ARF in the elderly
- Richard Venn1
© Current Science Ltd 2000
Published: 31 May 2000
Patients over 80 years old constitute an increasing number of acute renal failure (ARF) admissions to the ICU. ICU mortality is high, although from this historical cohort study, it appears to be no greater than the overall mortality for ARF in the ICU. However, less than one third of patients required haemodialysis and those that did, had a worse prognosis, although a mortality figure is not quoted in the paper. Consequently, the most important question, whether it is in the elderly patient's best interests to offer some form of dialysis therapy on the ICU, remains unanswered. Very few intensivists would deny fluid resuscitation, invasive haemodynamic monitoring and pharmacological support for any age group with ARF, who was pre-morbidly physiologically well, with a good quality of life. This would appear to have been the primary therapy for two thirds of patients admitted with ARF in this study, since they did not receive dialysis. Prognosis following ICU discharge is not available from this study due to insufficient follow-up data.

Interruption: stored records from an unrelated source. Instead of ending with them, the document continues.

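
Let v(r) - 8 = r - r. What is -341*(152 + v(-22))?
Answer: -54560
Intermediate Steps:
v(r) = 8 (v(r) = 8 + (r - r) = 8 + 0 = 8)
-341*(152 + v(-22)) = -341*(152 + 8) = -341*160 = -54560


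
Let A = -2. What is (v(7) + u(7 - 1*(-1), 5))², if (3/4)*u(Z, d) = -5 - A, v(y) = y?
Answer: 9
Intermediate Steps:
u(Z, d) = -4 (u(Z, d) = 4*(-5 - 1*(-2))/3 = 4*(-5 + 2)/3 = (4/3)*(-3) = -4)
(v(7) + u(7 - 1*(-1), 5))² = (7 - 4)² = 3² = 9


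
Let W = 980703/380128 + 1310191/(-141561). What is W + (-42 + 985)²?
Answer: 6835897904568161/7687328544 ≈ 8.8924e+5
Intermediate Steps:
W = -51315855295/7687328544 (W = 980703*(1/380128) + 1310191*(-1/141561) = 980703/380128 - 1310191/141561 = -51315855295/7687328544 ≈ -6.6754)
W + (-42 + 985)² = -51315855295/7687328544 + (-42 + 985)² = -51315855295/7687328544 + 943² = -51315855295/7687328544 + 889249 = 6835897904568161/7687328544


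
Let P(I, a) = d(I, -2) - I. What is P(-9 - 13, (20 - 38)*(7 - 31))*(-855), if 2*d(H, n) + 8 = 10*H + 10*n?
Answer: 87210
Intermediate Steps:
d(H, n) = -4 + 5*H + 5*n (d(H, n) = -4 + (10*H + 10*n)/2 = -4 + (5*H + 5*n) = -4 + 5*H + 5*n)
P(I, a) = -14 + 4*I (P(I, a) = (-4 + 5*I + 5*(-2)) - I = (-4 + 5*I - 10) - I = (-14 + 5*I) - I = -14 + 4*I)
P(-9 - 13, (20 - 38)*(7 - 31))*(-855) = (-14 + 4*(-9 - 13))*(-855) = (-14 + 4*(-22))*(-855) = (-14 - 88)*(-855) = -102*(-855) = 87210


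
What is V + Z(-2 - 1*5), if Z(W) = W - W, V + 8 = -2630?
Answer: -2638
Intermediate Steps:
V = -2638 (V = -8 - 2630 = -2638)
Z(W) = 0
V + Z(-2 - 1*5) = -2638 + 0 = -2638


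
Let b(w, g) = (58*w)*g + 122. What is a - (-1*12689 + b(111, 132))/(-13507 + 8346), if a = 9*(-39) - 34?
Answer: -1149736/5161 ≈ -222.77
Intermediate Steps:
b(w, g) = 122 + 58*g*w (b(w, g) = 58*g*w + 122 = 122 + 58*g*w)
a = -385 (a = -351 - 34 = -385)
a - (-1*12689 + b(111, 132))/(-13507 + 8346) = -385 - (-1*12689 + (122 + 58*132*111))/(-13507 + 8346) = -385 - (-12689 + (122 + 849816))/(-5161) = -385 - (-12689 + 849938)*(-1)/5161 = -385 - 837249*(-1)/5161 = -385 - 1*(-837249/5161) = -385 + 837249/5161 = -1149736/5161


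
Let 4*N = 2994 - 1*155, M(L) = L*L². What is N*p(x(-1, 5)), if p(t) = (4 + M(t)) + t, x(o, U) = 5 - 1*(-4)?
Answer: 1053269/2 ≈ 5.2663e+5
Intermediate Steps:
M(L) = L³
x(o, U) = 9 (x(o, U) = 5 + 4 = 9)
p(t) = 4 + t + t³ (p(t) = (4 + t³) + t = 4 + t + t³)
N = 2839/4 (N = (2994 - 1*155)/4 = (2994 - 155)/4 = (¼)*2839 = 2839/4 ≈ 709.75)
N*p(x(-1, 5)) = 2839*(4 + 9 + 9³)/4 = 2839*(4 + 9 + 729)/4 = (2839/4)*742 = 1053269/2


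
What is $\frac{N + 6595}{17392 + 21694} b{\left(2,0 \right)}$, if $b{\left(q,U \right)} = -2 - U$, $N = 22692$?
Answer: $- \frac{29287}{19543} \approx -1.4986$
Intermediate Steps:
$\frac{N + 6595}{17392 + 21694} b{\left(2,0 \right)} = \frac{22692 + 6595}{17392 + 21694} \left(-2 - 0\right) = \frac{29287}{39086} \left(-2 + 0\right) = 29287 \cdot \frac{1}{39086} \left(-2\right) = \frac{29287}{39086} \left(-2\right) = - \frac{29287}{19543}$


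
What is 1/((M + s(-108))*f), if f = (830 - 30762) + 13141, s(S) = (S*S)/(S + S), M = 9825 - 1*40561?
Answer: 1/516994890 ≈ 1.9343e-9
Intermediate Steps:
M = -30736 (M = 9825 - 40561 = -30736)
s(S) = S/2 (s(S) = S²/((2*S)) = S²*(1/(2*S)) = S/2)
f = -16791 (f = -29932 + 13141 = -16791)
1/((M + s(-108))*f) = 1/((-30736 + (½)*(-108))*(-16791)) = -1/16791/(-30736 - 54) = -1/16791/(-30790) = -1/30790*(-1/16791) = 1/516994890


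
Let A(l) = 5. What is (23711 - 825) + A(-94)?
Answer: 22891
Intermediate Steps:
(23711 - 825) + A(-94) = (23711 - 825) + 5 = 22886 + 5 = 22891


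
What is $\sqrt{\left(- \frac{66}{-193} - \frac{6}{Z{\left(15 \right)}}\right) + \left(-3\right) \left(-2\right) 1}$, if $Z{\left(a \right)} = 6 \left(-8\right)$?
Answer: $\frac{\sqrt{3854210}}{772} \approx 2.543$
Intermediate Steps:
$Z{\left(a \right)} = -48$
$\sqrt{\left(- \frac{66}{-193} - \frac{6}{Z{\left(15 \right)}}\right) + \left(-3\right) \left(-2\right) 1} = \sqrt{\left(- \frac{66}{-193} - \frac{6}{-48}\right) + \left(-3\right) \left(-2\right) 1} = \sqrt{\left(\left(-66\right) \left(- \frac{1}{193}\right) - - \frac{1}{8}\right) + 6 \cdot 1} = \sqrt{\left(\frac{66}{193} + \frac{1}{8}\right) + 6} = \sqrt{\frac{721}{1544} + 6} = \sqrt{\frac{9985}{1544}} = \frac{\sqrt{3854210}}{772}$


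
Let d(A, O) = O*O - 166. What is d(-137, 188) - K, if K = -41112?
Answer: 76290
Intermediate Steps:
d(A, O) = -166 + O² (d(A, O) = O² - 166 = -166 + O²)
d(-137, 188) - K = (-166 + 188²) - 1*(-41112) = (-166 + 35344) + 41112 = 35178 + 41112 = 76290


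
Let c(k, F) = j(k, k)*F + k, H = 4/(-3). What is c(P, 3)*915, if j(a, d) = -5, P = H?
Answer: -14945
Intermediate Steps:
H = -4/3 (H = 4*(-⅓) = -4/3 ≈ -1.3333)
P = -4/3 ≈ -1.3333
c(k, F) = k - 5*F (c(k, F) = -5*F + k = k - 5*F)
c(P, 3)*915 = (-4/3 - 5*3)*915 = (-4/3 - 15)*915 = -49/3*915 = -14945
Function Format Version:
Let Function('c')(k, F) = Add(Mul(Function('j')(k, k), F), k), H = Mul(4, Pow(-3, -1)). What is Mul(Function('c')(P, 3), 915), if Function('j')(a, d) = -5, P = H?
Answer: -14945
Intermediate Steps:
H = Rational(-4, 3) (H = Mul(4, Rational(-1, 3)) = Rational(-4, 3) ≈ -1.3333)
P = Rational(-4, 3) ≈ -1.3333
Function('c')(k, F) = Add(k, Mul(-5, F)) (Function('c')(k, F) = Add(Mul(-5, F), k) = Add(k, Mul(-5, F)))
Mul(Function('c')(P, 3), 915) = Mul(Add(Rational(-4, 3), Mul(-5, 3)), 915) = Mul(Add(Rational(-4, 3), -15), 915) = Mul(Rational(-49, 3), 915) = -14945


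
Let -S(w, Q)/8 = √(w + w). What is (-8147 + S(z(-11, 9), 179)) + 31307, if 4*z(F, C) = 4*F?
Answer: 23160 - 8*I*√22 ≈ 23160.0 - 37.523*I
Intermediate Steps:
z(F, C) = F (z(F, C) = (4*F)/4 = F)
S(w, Q) = -8*√2*√w (S(w, Q) = -8*√(w + w) = -8*√2*√w)
(-8147 + S(z(-11, 9), 179)) + 31307 = (-8147 - 8*√2*√(-11)) + 31307 = (-8147 - 8*√2*I*√11) + 31307 = (-8147 - 8*I*√22) + 31307 = 23160 - 8*I*√22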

The economics of health care are carrying increasing importance when decisions on the admission of patients to the ICU are made. The elderly feature prominently in this debate and this paper reviews the prognosis for patients over 80 years old admitted with to the ICU with ARF.
Historical cohort analysis of 381 patients over 80 years old admitted to a French renal ICU between 1971 and 1996.
ARF defined as creatinine > 120 µmol/l. If pre-existing renal disease, ARF defined as creatinine increase of > 50% from basal level.
ICU mortality and mortality after hospital discharge were measured.
The proportion of patients over 80 years old admitted with ARF rose from 4% pre 1978 to a current rate of 40%. Two thirds of patients had no previous history of renal disease. Patients were admitted from home (49%), a medical unit (37%), or surgery (12%). The aetiology of ARF was obstructive (22%), pre-renal (24%- predominantly dehydration), and intrinsic renal disease (54%- predominantly cardiogenic, septic or hypovolaemic shock). A nephrotoxic drug was involved in 18% of patients. Haemodialysis was required in 29% of patients. ICU mortality was 40%, with the majority (69%) having intrinsic renal failure. Haemodialysis was an independent risk factor associated with a poor prognosis in the intrinsic renal failure group. Following ICU discharge, 20% of patients died during the first 12 months although data is only available for less than 50% of patients. It appears that only about 50% of patients surviving the ICU were alive at 2 years.